As a receiver Shatto accumulated 6,684 yards and his best season came in 1963 with 67 receptions for 945 yards and ten touchdowns. When he left the game he was the number two all-time receiver. He led the Eastern Conference in receptions in 1962 (47), 1963 (67) and 1964 (53).

Shatto was the Argos' nominee for the Most Outstanding Player Award in 1955, 1957–59, and 1962–64 and was the league's runner-up in 1955, 1958 and 1964. Plus he was an Eastern All-Star from 1956 to 1959 and 1961-64. He was named to the league's all-star squad (not started until 1962) in 1963 and 1964. Following press rumours of a possible trade to Montreal, on September 17, 1965, Shatto announced his decision to retire at the end of the 1965 CFL season. Toronto mayor Philip Givens declared October 16, 1965, the date of Shatto's last home game with the Argonauts, "Dick Shatto Day" in Toronto, and, at the player's request, the club donated the proceeds of the game to the building fund of the Hospital for Sick Children.

Once Shatto had retired as a player, he worked as a commentator for Argos and eventually became their marketing director, where he oversaw the team's highest ever attendance in 1975, which set a new record.
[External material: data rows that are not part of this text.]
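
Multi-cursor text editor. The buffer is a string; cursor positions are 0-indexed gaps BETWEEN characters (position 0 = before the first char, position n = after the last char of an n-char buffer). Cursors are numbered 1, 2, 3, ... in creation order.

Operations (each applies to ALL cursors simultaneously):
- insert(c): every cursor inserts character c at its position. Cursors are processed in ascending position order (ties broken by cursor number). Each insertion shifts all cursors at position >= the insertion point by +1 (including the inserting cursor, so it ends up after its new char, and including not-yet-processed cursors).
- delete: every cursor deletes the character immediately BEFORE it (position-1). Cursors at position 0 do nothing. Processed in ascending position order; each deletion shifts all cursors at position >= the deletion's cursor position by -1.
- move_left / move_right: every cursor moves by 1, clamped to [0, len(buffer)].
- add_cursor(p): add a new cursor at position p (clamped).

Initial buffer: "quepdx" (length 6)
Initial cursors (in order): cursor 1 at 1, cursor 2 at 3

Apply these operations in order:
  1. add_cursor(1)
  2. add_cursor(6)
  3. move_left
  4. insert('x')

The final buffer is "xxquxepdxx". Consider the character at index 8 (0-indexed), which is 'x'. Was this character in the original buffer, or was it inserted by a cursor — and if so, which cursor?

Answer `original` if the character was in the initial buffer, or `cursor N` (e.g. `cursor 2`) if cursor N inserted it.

After op 1 (add_cursor(1)): buffer="quepdx" (len 6), cursors c1@1 c3@1 c2@3, authorship ......
After op 2 (add_cursor(6)): buffer="quepdx" (len 6), cursors c1@1 c3@1 c2@3 c4@6, authorship ......
After op 3 (move_left): buffer="quepdx" (len 6), cursors c1@0 c3@0 c2@2 c4@5, authorship ......
After op 4 (insert('x')): buffer="xxquxepdxx" (len 10), cursors c1@2 c3@2 c2@5 c4@9, authorship 13..2...4.
Authorship (.=original, N=cursor N): 1 3 . . 2 . . . 4 .
Index 8: author = 4

Answer: cursor 4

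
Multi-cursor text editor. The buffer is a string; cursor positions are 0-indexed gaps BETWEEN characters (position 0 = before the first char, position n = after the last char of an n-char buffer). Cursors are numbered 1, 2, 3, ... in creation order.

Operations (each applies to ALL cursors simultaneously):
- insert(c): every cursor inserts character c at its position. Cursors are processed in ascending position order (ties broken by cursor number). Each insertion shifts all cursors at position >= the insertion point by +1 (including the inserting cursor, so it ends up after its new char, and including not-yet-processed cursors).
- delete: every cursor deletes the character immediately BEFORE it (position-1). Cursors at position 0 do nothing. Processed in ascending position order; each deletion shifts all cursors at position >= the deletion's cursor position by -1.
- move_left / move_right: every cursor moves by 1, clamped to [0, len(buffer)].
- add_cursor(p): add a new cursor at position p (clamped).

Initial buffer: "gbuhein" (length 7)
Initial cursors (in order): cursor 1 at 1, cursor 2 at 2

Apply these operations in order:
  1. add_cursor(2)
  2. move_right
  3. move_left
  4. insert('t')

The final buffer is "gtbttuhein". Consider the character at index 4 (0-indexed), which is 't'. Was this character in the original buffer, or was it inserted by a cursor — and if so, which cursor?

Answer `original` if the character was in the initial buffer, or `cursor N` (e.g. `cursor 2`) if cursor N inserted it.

After op 1 (add_cursor(2)): buffer="gbuhein" (len 7), cursors c1@1 c2@2 c3@2, authorship .......
After op 2 (move_right): buffer="gbuhein" (len 7), cursors c1@2 c2@3 c3@3, authorship .......
After op 3 (move_left): buffer="gbuhein" (len 7), cursors c1@1 c2@2 c3@2, authorship .......
After op 4 (insert('t')): buffer="gtbttuhein" (len 10), cursors c1@2 c2@5 c3@5, authorship .1.23.....
Authorship (.=original, N=cursor N): . 1 . 2 3 . . . . .
Index 4: author = 3

Answer: cursor 3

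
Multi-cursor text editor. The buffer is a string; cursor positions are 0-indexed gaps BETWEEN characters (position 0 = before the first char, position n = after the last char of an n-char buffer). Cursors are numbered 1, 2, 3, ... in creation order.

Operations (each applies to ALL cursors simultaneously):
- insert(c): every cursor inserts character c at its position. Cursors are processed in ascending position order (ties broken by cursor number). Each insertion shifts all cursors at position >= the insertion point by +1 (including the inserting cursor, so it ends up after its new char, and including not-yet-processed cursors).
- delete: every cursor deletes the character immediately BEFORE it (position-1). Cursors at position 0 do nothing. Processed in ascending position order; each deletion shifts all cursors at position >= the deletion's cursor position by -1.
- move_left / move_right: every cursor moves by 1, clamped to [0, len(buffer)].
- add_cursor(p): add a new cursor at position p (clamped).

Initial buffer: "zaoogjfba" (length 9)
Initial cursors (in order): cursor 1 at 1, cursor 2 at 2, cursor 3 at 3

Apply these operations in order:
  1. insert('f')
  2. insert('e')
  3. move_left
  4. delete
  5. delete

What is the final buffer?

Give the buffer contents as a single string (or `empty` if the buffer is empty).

Answer: eeeogjfba

Derivation:
After op 1 (insert('f')): buffer="zfafofogjfba" (len 12), cursors c1@2 c2@4 c3@6, authorship .1.2.3......
After op 2 (insert('e')): buffer="zfeafeofeogjfba" (len 15), cursors c1@3 c2@6 c3@9, authorship .11.22.33......
After op 3 (move_left): buffer="zfeafeofeogjfba" (len 15), cursors c1@2 c2@5 c3@8, authorship .11.22.33......
After op 4 (delete): buffer="zeaeoeogjfba" (len 12), cursors c1@1 c2@3 c3@5, authorship .1.2.3......
After op 5 (delete): buffer="eeeogjfba" (len 9), cursors c1@0 c2@1 c3@2, authorship 123......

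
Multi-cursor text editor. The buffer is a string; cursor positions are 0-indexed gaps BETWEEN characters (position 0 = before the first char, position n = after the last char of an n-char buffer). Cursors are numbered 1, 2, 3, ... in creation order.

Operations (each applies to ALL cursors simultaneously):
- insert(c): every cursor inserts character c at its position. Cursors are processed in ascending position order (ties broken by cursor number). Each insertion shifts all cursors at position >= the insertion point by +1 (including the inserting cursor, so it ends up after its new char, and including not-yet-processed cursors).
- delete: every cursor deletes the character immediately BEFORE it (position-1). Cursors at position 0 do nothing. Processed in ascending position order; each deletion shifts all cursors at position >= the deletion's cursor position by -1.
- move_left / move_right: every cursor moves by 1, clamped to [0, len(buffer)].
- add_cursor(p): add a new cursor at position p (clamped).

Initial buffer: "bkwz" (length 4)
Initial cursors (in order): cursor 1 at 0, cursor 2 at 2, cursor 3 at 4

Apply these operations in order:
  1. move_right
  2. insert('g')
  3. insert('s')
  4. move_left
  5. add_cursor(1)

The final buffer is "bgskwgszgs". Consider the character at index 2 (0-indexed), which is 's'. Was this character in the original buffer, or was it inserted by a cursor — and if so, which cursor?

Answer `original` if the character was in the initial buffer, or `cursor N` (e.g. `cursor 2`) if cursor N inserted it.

After op 1 (move_right): buffer="bkwz" (len 4), cursors c1@1 c2@3 c3@4, authorship ....
After op 2 (insert('g')): buffer="bgkwgzg" (len 7), cursors c1@2 c2@5 c3@7, authorship .1..2.3
After op 3 (insert('s')): buffer="bgskwgszgs" (len 10), cursors c1@3 c2@7 c3@10, authorship .11..22.33
After op 4 (move_left): buffer="bgskwgszgs" (len 10), cursors c1@2 c2@6 c3@9, authorship .11..22.33
After op 5 (add_cursor(1)): buffer="bgskwgszgs" (len 10), cursors c4@1 c1@2 c2@6 c3@9, authorship .11..22.33
Authorship (.=original, N=cursor N): . 1 1 . . 2 2 . 3 3
Index 2: author = 1

Answer: cursor 1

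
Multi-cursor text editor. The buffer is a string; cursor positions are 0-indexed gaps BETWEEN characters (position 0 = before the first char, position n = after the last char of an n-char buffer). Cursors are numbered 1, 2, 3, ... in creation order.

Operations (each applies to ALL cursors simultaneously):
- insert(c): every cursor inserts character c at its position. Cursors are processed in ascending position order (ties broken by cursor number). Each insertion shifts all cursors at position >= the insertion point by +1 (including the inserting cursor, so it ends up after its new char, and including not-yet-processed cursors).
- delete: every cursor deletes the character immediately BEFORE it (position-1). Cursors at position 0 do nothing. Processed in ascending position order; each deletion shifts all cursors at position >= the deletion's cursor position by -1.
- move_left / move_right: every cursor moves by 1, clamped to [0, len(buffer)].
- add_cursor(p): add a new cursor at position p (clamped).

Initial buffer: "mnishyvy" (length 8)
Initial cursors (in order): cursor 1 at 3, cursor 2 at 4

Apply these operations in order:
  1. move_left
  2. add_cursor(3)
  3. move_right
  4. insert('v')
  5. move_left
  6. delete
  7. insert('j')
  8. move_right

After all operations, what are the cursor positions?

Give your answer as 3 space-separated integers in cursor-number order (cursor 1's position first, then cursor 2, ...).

After op 1 (move_left): buffer="mnishyvy" (len 8), cursors c1@2 c2@3, authorship ........
After op 2 (add_cursor(3)): buffer="mnishyvy" (len 8), cursors c1@2 c2@3 c3@3, authorship ........
After op 3 (move_right): buffer="mnishyvy" (len 8), cursors c1@3 c2@4 c3@4, authorship ........
After op 4 (insert('v')): buffer="mnivsvvhyvy" (len 11), cursors c1@4 c2@7 c3@7, authorship ...1.23....
After op 5 (move_left): buffer="mnivsvvhyvy" (len 11), cursors c1@3 c2@6 c3@6, authorship ...1.23....
After op 6 (delete): buffer="mnvvhyvy" (len 8), cursors c1@2 c2@3 c3@3, authorship ..13....
After op 7 (insert('j')): buffer="mnjvjjvhyvy" (len 11), cursors c1@3 c2@6 c3@6, authorship ..11233....
After op 8 (move_right): buffer="mnjvjjvhyvy" (len 11), cursors c1@4 c2@7 c3@7, authorship ..11233....

Answer: 4 7 7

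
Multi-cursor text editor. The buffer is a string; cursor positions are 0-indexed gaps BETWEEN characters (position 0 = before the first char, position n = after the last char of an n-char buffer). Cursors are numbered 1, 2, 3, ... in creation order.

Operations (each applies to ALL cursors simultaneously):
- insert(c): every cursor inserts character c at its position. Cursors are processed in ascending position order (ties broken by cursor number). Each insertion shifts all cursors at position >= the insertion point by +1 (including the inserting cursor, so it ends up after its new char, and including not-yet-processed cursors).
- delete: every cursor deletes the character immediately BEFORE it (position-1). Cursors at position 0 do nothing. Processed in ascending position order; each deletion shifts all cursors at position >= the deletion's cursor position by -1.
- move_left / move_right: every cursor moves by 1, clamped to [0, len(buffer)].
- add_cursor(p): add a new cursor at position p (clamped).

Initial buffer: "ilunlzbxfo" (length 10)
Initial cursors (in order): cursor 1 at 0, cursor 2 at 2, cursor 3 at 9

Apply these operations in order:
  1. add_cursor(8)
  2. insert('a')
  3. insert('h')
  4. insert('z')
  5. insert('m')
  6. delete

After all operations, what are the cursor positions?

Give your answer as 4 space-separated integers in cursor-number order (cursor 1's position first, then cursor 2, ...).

Answer: 3 8 21 17

Derivation:
After op 1 (add_cursor(8)): buffer="ilunlzbxfo" (len 10), cursors c1@0 c2@2 c4@8 c3@9, authorship ..........
After op 2 (insert('a')): buffer="ailaunlzbxafao" (len 14), cursors c1@1 c2@4 c4@11 c3@13, authorship 1..2......4.3.
After op 3 (insert('h')): buffer="ahilahunlzbxahfaho" (len 18), cursors c1@2 c2@6 c4@14 c3@17, authorship 11..22......44.33.
After op 4 (insert('z')): buffer="ahzilahzunlzbxahzfahzo" (len 22), cursors c1@3 c2@8 c4@17 c3@21, authorship 111..222......444.333.
After op 5 (insert('m')): buffer="ahzmilahzmunlzbxahzmfahzmo" (len 26), cursors c1@4 c2@10 c4@20 c3@25, authorship 1111..2222......4444.3333.
After op 6 (delete): buffer="ahzilahzunlzbxahzfahzo" (len 22), cursors c1@3 c2@8 c4@17 c3@21, authorship 111..222......444.333.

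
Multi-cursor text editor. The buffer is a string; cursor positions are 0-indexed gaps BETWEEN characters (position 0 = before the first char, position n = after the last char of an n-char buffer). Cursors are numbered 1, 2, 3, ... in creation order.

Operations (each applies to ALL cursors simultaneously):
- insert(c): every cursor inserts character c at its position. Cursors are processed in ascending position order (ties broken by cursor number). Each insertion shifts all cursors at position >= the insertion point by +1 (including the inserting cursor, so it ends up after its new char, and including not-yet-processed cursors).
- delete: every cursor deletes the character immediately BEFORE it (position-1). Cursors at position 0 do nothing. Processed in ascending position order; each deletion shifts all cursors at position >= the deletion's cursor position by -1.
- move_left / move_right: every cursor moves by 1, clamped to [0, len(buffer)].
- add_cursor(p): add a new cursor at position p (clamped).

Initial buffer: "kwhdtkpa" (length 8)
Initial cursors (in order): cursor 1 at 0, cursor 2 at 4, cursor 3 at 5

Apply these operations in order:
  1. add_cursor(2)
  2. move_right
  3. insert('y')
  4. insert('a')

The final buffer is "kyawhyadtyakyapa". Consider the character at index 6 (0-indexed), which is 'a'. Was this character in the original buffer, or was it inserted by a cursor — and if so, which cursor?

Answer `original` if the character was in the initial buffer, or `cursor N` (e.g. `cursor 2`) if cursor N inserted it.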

He was inducted into the Canadian Football Hall of Fame in 1975 and spent a year as the Argos team general manager in 1978.

== Colour commentator and Argonauts general manager ==
From 1970 to 1973, Shatto was a colour commentator for the CFL on CTV.

In 1976, Shatto became general manager of the Argonauts. The Argonauts went 17-30-1 in Shatto's three seasons as general manager, making the playoffs once.

== Personal life and death ==
He was married to Lynne Shatto, whom he met when she was a cheer leader before the couple moved to Florida and had five children. One of his daughters, Cindy Shatto, represented Canada in 3 Metres Springboard diving at the 1974 British Commonwealth Games and in Women's 10 metre platform diving at the 1976 Summer Olympics.

Shatto died on February 4, 2003, from lung cancer, in New Port Richey, Florida. His ashes were spread over the site of old Exhibition Stadium.